We live in the world where there are so many other duties pushed on us all the time. Things that this person wants, that person wants, and then we decide that we want. We get all entangled in these things ,and it’s hard to pull ourselves out. We forget that the Buddha’s set of duties is actually more important to us. So it’s always important to remember that just because something is pressing doesn’t mean it’s important. There are times when you have to push even the pressing things aside to say, “Look, my mind needs some space for itself.” After all, it’s the state of your mind that you can take with you.
There will come a point where you have to put aside all the duties of the world, not because they’re finished but simply because you can’t carry them out anymore. And then what have you got? You’ve got your mind. And what shape is it in? If it’s been misshapen by all the things that you’ve done as you’ve gotten entangled with things in the world, it’s not going to be a very good thing to take with you as you go. And it’s not a very good mind to live in as you’re here. You want to live in a mind that has its own space, that can spread out a little bit.
This is why we practice generosity, why we practice virtue, why we develop the mind, especially in meditation, because it’s time for the mind to spread out a bit and assume its own shape, and look after the duties that are really in its own true interest.
As I said, nobody’s forcing these duties on you, but there is the fact of suffering. There are the pains in the body, but they’re not really suffering. The suffering is what the mind does to itself. It holds on to things and then beats itself up with them. That’s what you’ve got to learn how to undo.

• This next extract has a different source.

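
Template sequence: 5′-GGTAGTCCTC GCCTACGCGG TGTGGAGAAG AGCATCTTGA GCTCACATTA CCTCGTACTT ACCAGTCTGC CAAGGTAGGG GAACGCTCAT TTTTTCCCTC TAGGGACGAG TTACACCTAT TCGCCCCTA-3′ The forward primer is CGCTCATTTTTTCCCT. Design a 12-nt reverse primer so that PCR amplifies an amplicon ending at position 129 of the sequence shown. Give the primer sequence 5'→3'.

5'-TAGGGGCGAATA-3'

The forward primer binds at positions 84–99; the product's 3' end on the top strand is position 129.
The reverse primer anneals to the top strand over positions 118–129, i.e. to TATTCGCCCCTA.
Its sequence written 5'→3' is the reverse complement: TAGGGGCGAATA.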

So you want to get the mind quiet so that it can see: Where is the mind picking up things unnecessarily? Where is it stabbing itself, beating itself with those things? How can you stop that? That’s an important skill. In fact it’s the most important skill in life. Otherwise, as you leave this life, you’re beaten up not only by things outside but also more importantly by what the mind has beaten up in itself.
So you’ve got to learn how to step back and see: Where is the mind causing itself unnecessary suffering? How can you stop that? That’s in your own true interest. And these are the duties that are good for you. They’re not imposed on people outside simply through the force of their desires or the force of your desires. They’re imposed on you by the fact of suffering. But when you follow them, you find that they really do lead to happiness. With the duties of the world outside, sometimes you gain the results you want and sometimes you don’t. You do the best you can and sometimes things just collapse. But with the duties inside, if you actually follow them carefully and you follow them all the way through, you find there’s no disappointment at all.
There really is a true happiness that can be found by trying to understand when the mind is causing itself suffering, why is it doing that? What does it think it’s getting out of these things? When you can see the reason why you’re doing it, then you can develop some dispassion for the cause and you can abandon it.
You do that by developing the path—like we’re doing right now, working on the mind, getting it to stay with one thing. Concentration is an important skill, because it allows you to see what’s going on in the mind, to catch the mind in the act when it’s causing itself unnecessary suffering.
So it’s your choice of duties. To what extent are you going to let the duties of the world run over you? And to what extent are you going to make some space for yourself so that you can follow the duties that are really in your own true interest? Especially in the interest of the mind: to give it some space, to give it some breathing room so that it can really be its own person. And in following these duties, it can find a happiness that’s not going to disappoint.